I have one coming to me... 
I -think- it is a 2010 model...
Regardless of year, do all the CX-1's have english BB threads??
Thx!


----------



## mtbbmet (Apr 2, 2005)

Yes. All 2009 and newer Colnago's have english bb's.


----------



## Sablotny (Aug 15, 2002)

Just wondering - even the C50's and Italian Colnago's? I thought Italian threads were the ultimate determination of Italian-ness. One way to check all those "Made in Italy" Reparto Corse Bianchis


----------



## mtbbmet (Apr 2, 2005)

Sablotny said:


> Just wondering - even the C50's and Italian Colnago's? I thought Italian threads were the ultimate determination of Italian-ness. One way to check all those "Made in Italy" Reparto Corse Bianchis


All Colnagos made in Italy after mid-2009 have English bb's. Not sure of the exact date, but it was mid 09 as far as I know. Ernesto commented at Interbike that year that dealers demanded uniformity and he felt that the Italian thread was a dinosaur globally, so he went full English. And not all RC Bianchi's were Italian thread either.
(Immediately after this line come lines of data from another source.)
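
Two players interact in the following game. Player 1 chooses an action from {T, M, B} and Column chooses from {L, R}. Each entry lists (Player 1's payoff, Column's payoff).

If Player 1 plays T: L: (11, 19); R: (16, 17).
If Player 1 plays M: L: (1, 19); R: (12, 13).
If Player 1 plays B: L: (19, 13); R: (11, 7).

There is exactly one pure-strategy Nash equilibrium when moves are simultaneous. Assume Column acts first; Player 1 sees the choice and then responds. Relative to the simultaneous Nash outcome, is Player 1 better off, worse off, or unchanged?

worse off

Work backward from Player 1's decision.
- L → Player 1 plays B (best of 11, 1, 19); Column gets 13.
- R → Player 1 plays T (best of 16, 12, 11); Column gets 17.
Among 13, 17, the best is 17 at R. Subgame-perfect outcome: (T, R) with payoffs (16, 17).
For the simultaneous game, intersect best replies.
Player 1's best replies: L→B; R→T.
Column's best replies: T→L; M→L; B→L.
The unique mutual best reply is (B, L), giving (19, 13).
Player 1 earns 16 sequentially versus 19 at the Nash outcome: worse off.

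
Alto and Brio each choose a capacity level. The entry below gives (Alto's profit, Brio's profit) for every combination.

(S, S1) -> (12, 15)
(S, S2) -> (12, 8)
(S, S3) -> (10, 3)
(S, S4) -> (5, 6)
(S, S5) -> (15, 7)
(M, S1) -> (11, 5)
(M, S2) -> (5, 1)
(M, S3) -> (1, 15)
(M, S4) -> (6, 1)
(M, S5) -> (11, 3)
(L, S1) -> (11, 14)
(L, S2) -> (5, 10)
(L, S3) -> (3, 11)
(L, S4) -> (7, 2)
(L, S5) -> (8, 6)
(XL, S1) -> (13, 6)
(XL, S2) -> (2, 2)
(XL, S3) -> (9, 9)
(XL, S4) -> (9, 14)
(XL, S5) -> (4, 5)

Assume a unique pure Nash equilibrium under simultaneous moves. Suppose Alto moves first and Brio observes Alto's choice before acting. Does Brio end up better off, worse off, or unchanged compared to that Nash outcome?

better off

Solve by backward induction (Alto leads).
- S → Brio plays S1 (best of 15, 8, 3, 6, 7); Alto gets 12.
- M → Brio plays S3 (best of 5, 1, 15, 1, 3); Alto gets 1.
- L → Brio plays S1 (best of 14, 10, 11, 2, 6); Alto gets 11.
- XL → Brio plays S4 (best of 6, 2, 9, 14, 5); Alto gets 9.
Maximizing over 12, 1, 11, 9, Alto chooses S. Subgame-perfect outcome: (S, S1) with payoffs (12, 15).
Under simultaneous play:
Alto's best replies: S1→XL; S2→S; S3→S; S4→XL; S5→S.
Brio's best replies: S→S1; M→S3; L→S1; XL→S4.
Only (XL, S4) has each player best-responding; Nash payoffs (9, 14).
Brio earns 15 sequentially versus 14 at the Nash outcome: better off.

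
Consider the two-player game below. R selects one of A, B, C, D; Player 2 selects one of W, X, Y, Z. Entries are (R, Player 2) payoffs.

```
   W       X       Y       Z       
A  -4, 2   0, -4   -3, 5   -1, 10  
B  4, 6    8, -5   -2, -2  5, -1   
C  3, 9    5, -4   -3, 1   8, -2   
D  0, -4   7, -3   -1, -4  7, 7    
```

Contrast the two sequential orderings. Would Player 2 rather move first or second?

second

If R leads: Player 2's best replies are A→Z, B→W, C→W, D→Z; R's induced payoffs -1, 4, 3, 7; outcome (D, Z), payoffs (7, 7).
If Player 2 leads: R's best replies are W→B, X→B, Y→D, Z→C; Player 2's induced payoffs 6, -5, -4, -2; outcome (B, W), payoffs (4, 6).
Player 2 gets 6 moving first and 7 moving second, so Player 2 prefers to move second.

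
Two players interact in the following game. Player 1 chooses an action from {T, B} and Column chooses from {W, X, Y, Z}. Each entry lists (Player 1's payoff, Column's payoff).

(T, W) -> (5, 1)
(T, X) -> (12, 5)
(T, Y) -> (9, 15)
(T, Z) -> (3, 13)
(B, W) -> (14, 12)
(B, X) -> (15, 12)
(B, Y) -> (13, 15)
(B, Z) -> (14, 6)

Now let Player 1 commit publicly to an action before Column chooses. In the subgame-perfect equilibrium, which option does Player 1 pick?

B

Backward induction with Player 1 moving first.
- T → Column plays Y (best of 1, 5, 15, 13); Player 1 gets 9.
- B → Column plays Y (best of 12, 12, 15, 6); Player 1 gets 13.
Maximizing over 9, 13, Player 1 chooses B. Subgame-perfect outcome: (B, Y) with payoffs (13, 15).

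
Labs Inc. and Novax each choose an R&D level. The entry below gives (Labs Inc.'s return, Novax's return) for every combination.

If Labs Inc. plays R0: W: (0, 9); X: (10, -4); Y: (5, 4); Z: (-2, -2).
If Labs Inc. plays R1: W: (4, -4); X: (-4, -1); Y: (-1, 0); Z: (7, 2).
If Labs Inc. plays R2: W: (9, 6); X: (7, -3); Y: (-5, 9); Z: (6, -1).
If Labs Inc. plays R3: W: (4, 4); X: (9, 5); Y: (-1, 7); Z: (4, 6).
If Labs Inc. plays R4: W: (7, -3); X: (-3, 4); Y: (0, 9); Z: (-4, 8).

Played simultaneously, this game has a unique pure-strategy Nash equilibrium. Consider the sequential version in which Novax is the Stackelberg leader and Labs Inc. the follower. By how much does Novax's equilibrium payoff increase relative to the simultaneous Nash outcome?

4

Work backward from Labs Inc.'s decision.
- W: BR = R2, leader payoff 6.
- X: BR = R0, leader payoff -4.
- Y: BR = R0, leader payoff 4.
- Z: BR = R1, leader payoff 2.
Maximizing over 6, -4, 4, 2, Novax chooses W. Subgame-perfect outcome: (R2, W) with payoffs (9, 6).
Now find the simultaneous Nash equilibrium.
Labs Inc.'s best replies: W→R2; X→R0; Y→R0; Z→R1.
Novax's best replies: R0→W; R1→Z; R2→Y; R3→Y; R4→Y.
The unique mutual best reply is (R1, Z), giving (7, 2).
Novax's commitment gain: 6 − 2 = 4.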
I owned two Italian made RC's that were both English threaded.


----------



## gibson00 (Aug 7, 2006)

Thx!
Planning to build with 7900, so now I can use a Chris King Bottom Bracket..


----------



## Sablotny (Aug 15, 2002)

Guess that's why its about impossible to find ceramic bearing, Italian threaded BB's for my 7800. I'll leave the Bianchi for another debate - I've seen pictures of Ti Litespeeds contracted out to Bianchi with "Made in Italy" decals.


----------



## gibson00 (Aug 7, 2006)

Sablotny said:


> Guess that's why its about impossible to find ceramic bearing, Italian threaded BB's for my 7800. I'll leave the Bianchi for another debate - I've seen pictures of Ti Litespeeds contracted out to Bianchi with "Made in Italy" decals.



Here you go, italian or english, DA ceramic (7900, but works fine with 7800):

http://www.competitivecyclist.com/p...termarket-7900-bottom-bracket-5981.314.0.html


----------



## BikeNerd2453 (Jul 4, 2005)

Sablotny said:


> Guess that's why its about impossible to find ceramic bearing, Italian threaded BB's for my 7800. I'll leave the Bianchi for another debate - I've seen pictures of Ti Litespeeds contracted out to Bianchi with "Made in Italy" decals.


The Easton ceramic BBs work fine with Dura Ace too...I had one for my C50 before I decided to switch to Campy...


----------